A corrected version of the story is below:
University of California foreign applications drop sharply
Applications from international students to the University of California have fallen for the first time in 12 years
SAN FRANCISCO (AP) — International students applied to the University of California last year in far fewer numbers than they did over the 12 previous years, and the decline coincides with the election of President Donald Trump, a San Francisco Chronicle analysis shows.
The dip came after more than a decade in which the number of international applications climbed by an average of 21 percent a year.
"The perception is that this administration wants to keep these students out," said Melanie Gottlieb, the deputy director of the American Association of Collegiate Registrars and Admissions Officers, which did a national survey of 261 colleges and universities.
Admissions officers reported that would-be applicants expressed concerns about "negative rhetoric around the Muslim faith, and immigration changes — even before the (aborted) travel ban" involving Muslim-majority countries, Gottlieb told the San Francisco Chronicle (http://bit.ly/2opCtg1).
UC's application deadline for fall 2017 admissions was Nov. 30 and Trump was elected Nov. 8.
Ricardo Vazquez, a spokesman for the University of California Office of the President, said applications for students as a whole usually flood in during the last three weeks before the deadline. He said there were fewer international applicants last November.
Applications from Mexico plunged by 30 percent.

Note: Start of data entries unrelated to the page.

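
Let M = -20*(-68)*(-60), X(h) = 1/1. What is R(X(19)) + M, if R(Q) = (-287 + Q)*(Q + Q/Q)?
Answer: -82172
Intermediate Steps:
X(h) = 1
M = -81600 (M = 1360*(-60) = -81600)
R(Q) = (1 + Q)*(-287 + Q) (R(Q) = (-287 + Q)*(Q + 1) = (-287 + Q)*(1 + Q) = (1 + Q)*(-287 + Q))
R(X(19)) + M = (-287 + 1**2 - 286*1) - 81600 = (-287 + 1 - 286) - 81600 = -572 - 81600 = -82172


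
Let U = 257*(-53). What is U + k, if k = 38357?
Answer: 24736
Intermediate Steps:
U = -13621
U + k = -13621 + 38357 = 24736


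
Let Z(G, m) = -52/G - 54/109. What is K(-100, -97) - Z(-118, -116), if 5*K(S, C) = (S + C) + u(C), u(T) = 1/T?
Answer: -24545138/623807 ≈ -39.347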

People from countries with large populations of Muslims sent in 10 percent fewer applications, the newspaper said.
The U.S. had just led a multinational invasion of Iraq the previous time foreign undergraduates shied away from UC and other American universities.
The new survey of 261 colleges and universities shows that nearly 40 percent of those schools reported a drop in international applications of at least 2 percent, with the greatest decrease from countries in the Middle East.

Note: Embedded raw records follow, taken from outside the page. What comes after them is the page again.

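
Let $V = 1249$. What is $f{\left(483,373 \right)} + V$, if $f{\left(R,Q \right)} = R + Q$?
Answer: $2105$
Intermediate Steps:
$f{\left(R,Q \right)} = Q + R$
$f{\left(483,373 \right)} + V = \left(373 + 483\right) + 1249 = 856 + 1249 = 2105$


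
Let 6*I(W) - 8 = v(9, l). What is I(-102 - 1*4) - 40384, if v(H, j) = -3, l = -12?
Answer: -242299/6 ≈ -40383.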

The U.S. Education Department did not immediately respond to email and phone messages left Monday seeking comment.
While some campuses saw drops in international applications, there were increases at seven UC campuses.

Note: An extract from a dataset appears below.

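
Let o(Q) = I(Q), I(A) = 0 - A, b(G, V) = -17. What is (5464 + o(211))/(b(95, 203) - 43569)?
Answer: -5253/43586 ≈ -0.12052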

The jump at UC Davis, for example, was 3 percent for next fall, compared with 21 percent for last fall. A similar pattern repeated at the other campuses.
"The UC brand remains very strong" among international students, said Stephen Handel, the university's associate vice president for undergraduate admissions, who said he wasn't sure why international applications dipped this year.
"Of course, the national dialogue (about immigration) is out there," he said. "Students around the world read the newspaper. But there are other things in play."
He said price might be a factor. UC recently increased the surcharge paid by out-of-state resident by 5 percent, raising annual tuition for them to $41,964 beginning this summer.